İstisna HALİ — Tanıtı-Yorum
İstisna hali kavramı (Agamben’e göre), siyasal belirsizlik veya nedeni her ne olursa olsun bir kriz durumunda, siyasal düzenin devamının sağlanması adına hukukun kendini askıya almasıdır.
Burada Agamben için önemli olan, istisna halini tanımlayan ve uygulayan gücün meşruiyetini nereden aldığı meselesidir.
Derin ve sancılı pratikler doğurmuş, felsefi (ahlaki-etik) yoğun tartışmalar götüren bir konu… Ayrıca kitapta Türkiye’den örnekler olmaması ilginç. Bence doğu toplum ve devletleri Hamurabi hatta Muaviye’den beridir sürekli bir istisna halini yaşamaktadır. Özetle Türkiye teori dışı diyebiliriz.
Üzerinde tepinilecek ve tepinilmiş soru şu: hangi durumda ve hangi meşruiyette hukuk (tabiki ahlaki olan pozitif hukuk) askıya alınabilir?
Konu aslında parakdoxal gibi gibi gözükse de buradan çıkartılmalıdır…
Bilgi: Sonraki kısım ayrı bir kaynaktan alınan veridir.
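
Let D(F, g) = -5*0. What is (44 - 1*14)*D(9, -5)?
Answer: 0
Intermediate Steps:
D(F, g) = 0
(44 - 1*14)*D(9, -5) = (44 - 1*14)*0 = (44 - 14)*0 = 30*0 = 0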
”Mussolini, hükümet başkanıydı ve bu göreve yasal olarak kral tarafından getirilmişti, keza Hitler Reich şansölyesiydi ve Reich’ın meşru cumhurbaşkanı tarafından bu göreve atanmıştı… bu tür rejimleri hukuki açıdan betimlemek için “diktatörlük” terimi kesinlikle uygun değildir”
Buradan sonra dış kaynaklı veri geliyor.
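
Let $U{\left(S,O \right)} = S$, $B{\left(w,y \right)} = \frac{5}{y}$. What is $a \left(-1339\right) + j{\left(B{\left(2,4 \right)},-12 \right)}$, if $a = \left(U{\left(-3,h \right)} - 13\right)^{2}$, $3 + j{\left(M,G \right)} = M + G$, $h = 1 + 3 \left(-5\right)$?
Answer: $- \frac{1371191}{4} \approx -3.428 \cdot 10^{5}$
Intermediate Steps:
$h = -14$ ($h = 1 - 15 = -14$)
$j{\left(M,G \right)} = -3 + G + M$ ($j{\left(M,G \right)} = -3 + \left(M + G\right) = -3 + \left(G + M\right) = -3 + G + M$)
$a = 256$ ($a = \left(-3 - 13\right)^{2} = \left(-16\right)^{2} = 256$)
$a \left(-1339\right) + j{\left(B{\left(2,4 \right)},-12 \right)} = 256 \left(-1339\right) - \left(15 - \frac{5}{4}\right) = -342784 - \frac{55}{4} = - \frac{1371191}{4}$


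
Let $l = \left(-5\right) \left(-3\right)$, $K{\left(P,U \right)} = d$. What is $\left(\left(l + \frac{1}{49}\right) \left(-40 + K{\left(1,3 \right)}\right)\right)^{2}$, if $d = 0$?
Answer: $\frac{866713600}{2401} \approx 3.6098 \cdot 10^{5}$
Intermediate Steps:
$K{\left(P,U \right)} = 0$
$l = 15$
$\left(\left(l + \frac{1}{49}\right) \left(-40 + K{\left(1,3 \right)}\right)\right)^{2} = \left(\left(15 + \frac{1}{49}\right) \left(-40 + 0\right)\right)^{2} = \left(\left(15 + \frac{1}{49}\right) \left(-40\right)\right)^{2} = \left(\frac{736}{49} \left(-40\right)\right)^{2} = \left(- \frac{29440}{49}\right)^{2} = \frac{866713600}{2401}$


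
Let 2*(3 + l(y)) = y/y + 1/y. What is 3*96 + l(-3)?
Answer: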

Buradan hareketle demokrasi sadece sayısal çerçeveye oturtulmayacaksa… hukukun kendisi ama olmayacaksa… yasanın bizatihi varlığı hukuku doğurmuyorsa… bu kavramın yani “istisna halinin” iyi niyetleştirilmiş olması gerekir…. bunun yolu da toplumun konuyu eleştirel bir açıdan ele alıp ilkesel düzeye indirgemesi gerekir… sonuçta sanırım düğüm noktası toplumun kendisinde… yasal yollarla iktidarı ele geçirmiş kurum ve kişiler diktatör olamaz… toplum istisna haline izin verirse bu kişi ve kurumlar diktatör olabilirler.
Agamben son pandemi sürecinde toplumların top yekün, hükümetler tarafından yaratılmış istisna hallerine direnmeleri gerektiğini de dile getirmiştir.